Assessment Criteria Indicative of deception (ACID) is a statement analysis technique that combines careful interviewing designed to facilitate the detection of deception with empirically-derived content criteria related to both the phenomenal and objective nature of deception.. The current study of ACID had three goals. The first goal was to replicate ACID with a population of incarcerated witnesses. The second goal was to study the extension of this procedure by adding coherence and the type-token ratio for dependent measures. The third goal was to investigate the possibility of gender differences in verbal interpersonal deception.

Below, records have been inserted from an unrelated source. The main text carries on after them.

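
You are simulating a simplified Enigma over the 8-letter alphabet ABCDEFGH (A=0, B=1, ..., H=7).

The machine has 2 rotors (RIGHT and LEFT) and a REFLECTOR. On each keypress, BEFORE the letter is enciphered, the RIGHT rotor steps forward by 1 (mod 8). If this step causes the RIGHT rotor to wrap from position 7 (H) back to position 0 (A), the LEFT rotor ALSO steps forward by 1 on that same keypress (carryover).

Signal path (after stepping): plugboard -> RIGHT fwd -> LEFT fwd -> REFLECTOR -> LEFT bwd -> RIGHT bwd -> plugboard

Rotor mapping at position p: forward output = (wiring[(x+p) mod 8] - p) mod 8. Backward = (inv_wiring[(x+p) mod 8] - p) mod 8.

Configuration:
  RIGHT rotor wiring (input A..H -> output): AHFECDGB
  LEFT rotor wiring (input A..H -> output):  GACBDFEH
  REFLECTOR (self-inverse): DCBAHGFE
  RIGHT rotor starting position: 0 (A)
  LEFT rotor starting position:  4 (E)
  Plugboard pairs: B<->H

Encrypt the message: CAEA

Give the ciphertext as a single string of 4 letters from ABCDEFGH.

Char 1 ('C'): step: R->1, L=4; C->plug->C->R->D->L->D->refl->A->L'->C->R'->E->plug->E
Char 2 ('A'): step: R->2, L=4; A->plug->A->R->D->L->D->refl->A->L'->C->R'->B->plug->H
Char 3 ('E'): step: R->3, L=4; E->plug->E->R->G->L->G->refl->F->L'->H->R'->B->plug->H
Char 4 ('A'): step: R->4, L=4; A->plug->A->R->G->L->G->refl->F->L'->H->R'->B->plug->H

Answer: EHHH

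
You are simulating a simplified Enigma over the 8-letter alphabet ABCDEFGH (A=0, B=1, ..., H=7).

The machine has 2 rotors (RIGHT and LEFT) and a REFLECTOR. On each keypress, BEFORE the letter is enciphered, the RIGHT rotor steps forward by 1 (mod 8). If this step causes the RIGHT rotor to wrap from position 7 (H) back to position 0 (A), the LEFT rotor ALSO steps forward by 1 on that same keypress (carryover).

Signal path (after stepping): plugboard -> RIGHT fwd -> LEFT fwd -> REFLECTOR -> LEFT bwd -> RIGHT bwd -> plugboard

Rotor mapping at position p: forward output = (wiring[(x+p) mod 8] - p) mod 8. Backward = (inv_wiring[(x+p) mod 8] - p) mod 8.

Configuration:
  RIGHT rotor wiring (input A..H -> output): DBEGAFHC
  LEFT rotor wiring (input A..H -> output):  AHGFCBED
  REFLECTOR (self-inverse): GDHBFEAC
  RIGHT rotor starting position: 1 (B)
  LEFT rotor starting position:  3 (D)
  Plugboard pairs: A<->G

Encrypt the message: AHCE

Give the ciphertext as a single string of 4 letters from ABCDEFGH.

Answer: FFEB

Derivation:
Char 1 ('A'): step: R->2, L=3; A->plug->G->R->B->L->H->refl->C->L'->A->R'->F->plug->F
Char 2 ('H'): step: R->3, L=3; H->plug->H->R->B->L->H->refl->C->L'->A->R'->F->plug->F
Char 3 ('C'): step: R->4, L=3; C->plug->C->R->D->L->B->refl->D->L'->H->R'->E->plug->E
Char 4 ('E'): step: R->5, L=3; E->plug->E->R->E->L->A->refl->G->L'->C->R'->B->plug->B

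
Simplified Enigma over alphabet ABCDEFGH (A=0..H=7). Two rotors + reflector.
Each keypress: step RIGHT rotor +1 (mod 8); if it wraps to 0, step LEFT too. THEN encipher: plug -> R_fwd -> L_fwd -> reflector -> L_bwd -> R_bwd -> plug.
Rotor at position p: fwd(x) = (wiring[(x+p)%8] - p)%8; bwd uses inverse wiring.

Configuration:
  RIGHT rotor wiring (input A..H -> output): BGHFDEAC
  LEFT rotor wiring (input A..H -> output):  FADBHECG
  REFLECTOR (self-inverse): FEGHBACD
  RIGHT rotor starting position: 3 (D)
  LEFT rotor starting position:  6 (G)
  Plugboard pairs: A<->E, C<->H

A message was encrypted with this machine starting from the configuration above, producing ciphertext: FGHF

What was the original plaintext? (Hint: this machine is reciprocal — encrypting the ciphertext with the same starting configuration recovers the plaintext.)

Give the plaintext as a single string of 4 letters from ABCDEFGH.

Char 1 ('F'): step: R->4, L=6; F->plug->F->R->C->L->H->refl->D->L'->F->R'->E->plug->A
Char 2 ('G'): step: R->5, L=6; G->plug->G->R->A->L->E->refl->B->L'->G->R'->H->plug->C
Char 3 ('H'): step: R->6, L=6; H->plug->C->R->D->L->C->refl->G->L'->H->R'->F->plug->F
Char 4 ('F'): step: R->7, L=6; F->plug->F->R->E->L->F->refl->A->L'->B->R'->H->plug->C

Answer: ACFC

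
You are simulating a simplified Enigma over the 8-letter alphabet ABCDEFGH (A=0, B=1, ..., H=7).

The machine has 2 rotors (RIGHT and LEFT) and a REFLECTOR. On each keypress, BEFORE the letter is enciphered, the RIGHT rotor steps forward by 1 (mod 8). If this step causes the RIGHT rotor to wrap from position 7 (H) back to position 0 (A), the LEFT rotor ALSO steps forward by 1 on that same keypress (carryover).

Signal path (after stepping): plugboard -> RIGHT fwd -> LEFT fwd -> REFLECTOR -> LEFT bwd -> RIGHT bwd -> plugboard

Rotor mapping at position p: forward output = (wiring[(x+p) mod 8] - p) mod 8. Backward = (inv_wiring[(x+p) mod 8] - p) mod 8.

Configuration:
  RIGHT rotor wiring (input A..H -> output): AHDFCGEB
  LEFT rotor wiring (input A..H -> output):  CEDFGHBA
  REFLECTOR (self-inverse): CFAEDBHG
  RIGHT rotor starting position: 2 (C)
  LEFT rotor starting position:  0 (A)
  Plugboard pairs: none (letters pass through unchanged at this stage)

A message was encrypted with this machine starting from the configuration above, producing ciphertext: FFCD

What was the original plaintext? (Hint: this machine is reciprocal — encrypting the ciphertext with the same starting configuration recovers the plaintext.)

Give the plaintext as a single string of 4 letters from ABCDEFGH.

Answer: GAHC

Derivation:
Char 1 ('F'): step: R->3, L=0; F->plug->F->R->F->L->H->refl->G->L'->E->R'->G->plug->G
Char 2 ('F'): step: R->4, L=0; F->plug->F->R->D->L->F->refl->B->L'->G->R'->A->plug->A
Char 3 ('C'): step: R->5, L=0; C->plug->C->R->E->L->G->refl->H->L'->F->R'->H->plug->H
Char 4 ('D'): step: R->6, L=0; D->plug->D->R->B->L->E->refl->D->L'->C->R'->C->plug->C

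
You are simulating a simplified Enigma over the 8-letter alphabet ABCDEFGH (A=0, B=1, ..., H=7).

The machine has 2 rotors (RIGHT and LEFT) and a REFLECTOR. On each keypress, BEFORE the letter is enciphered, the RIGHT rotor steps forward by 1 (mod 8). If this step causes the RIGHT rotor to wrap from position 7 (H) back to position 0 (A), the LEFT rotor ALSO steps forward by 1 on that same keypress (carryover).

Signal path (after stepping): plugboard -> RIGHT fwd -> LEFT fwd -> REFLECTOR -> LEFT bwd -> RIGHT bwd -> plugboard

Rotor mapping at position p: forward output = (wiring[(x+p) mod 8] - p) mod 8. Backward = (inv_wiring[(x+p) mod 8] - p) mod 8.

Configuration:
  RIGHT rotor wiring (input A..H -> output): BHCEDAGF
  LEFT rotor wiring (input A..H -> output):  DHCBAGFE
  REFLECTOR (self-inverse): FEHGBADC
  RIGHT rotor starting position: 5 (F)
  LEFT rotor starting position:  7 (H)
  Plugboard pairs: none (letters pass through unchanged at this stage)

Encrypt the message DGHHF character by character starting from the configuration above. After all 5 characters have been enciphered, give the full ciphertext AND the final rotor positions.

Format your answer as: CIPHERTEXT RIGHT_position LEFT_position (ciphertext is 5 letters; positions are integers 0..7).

Answer: GEFFG 2 0

Derivation:
Char 1 ('D'): step: R->6, L=7; D->plug->D->R->B->L->E->refl->B->L'->F->R'->G->plug->G
Char 2 ('G'): step: R->7, L=7; G->plug->G->R->B->L->E->refl->B->L'->F->R'->E->plug->E
Char 3 ('H'): step: R->0, L->0 (L advanced); H->plug->H->R->F->L->G->refl->D->L'->A->R'->F->plug->F
Char 4 ('H'): step: R->1, L=0; H->plug->H->R->A->L->D->refl->G->L'->F->R'->F->plug->F
Char 5 ('F'): step: R->2, L=0; F->plug->F->R->D->L->B->refl->E->L'->H->R'->G->plug->G
Final: ciphertext=GEFFG, RIGHT=2, LEFT=0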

In meeting the first and second goals, this study demonstrated honest statements were longer and more detailed than deceptive statements, and that honest statements specifically had more words and more unique details added as a result of the recall enhancement effect of the interview. Honest statements were more coherent and had lower type-token ratios. In meeting the third goal, this study demonstrated that women's statements were more coherent and contained more words than male statements. Deceptive females gave less detail, fewer word, and had higher type-token ratios than deceptive men. Honest women gave more words and more detail than honest men. Importantly, coherence is very dependent upon gender, so that an honest man is more likely to tell an incoherent story than is a deceptive woman. Using gender-specific norms significantly increased the classification accuracy of a discriminant function analysis. Overall, 74 of 83 participants were accurately classified as honest or deceptive using the dependent measures. Future research is necessary to firmly establish the presence and cause of gender differences in verbal deception.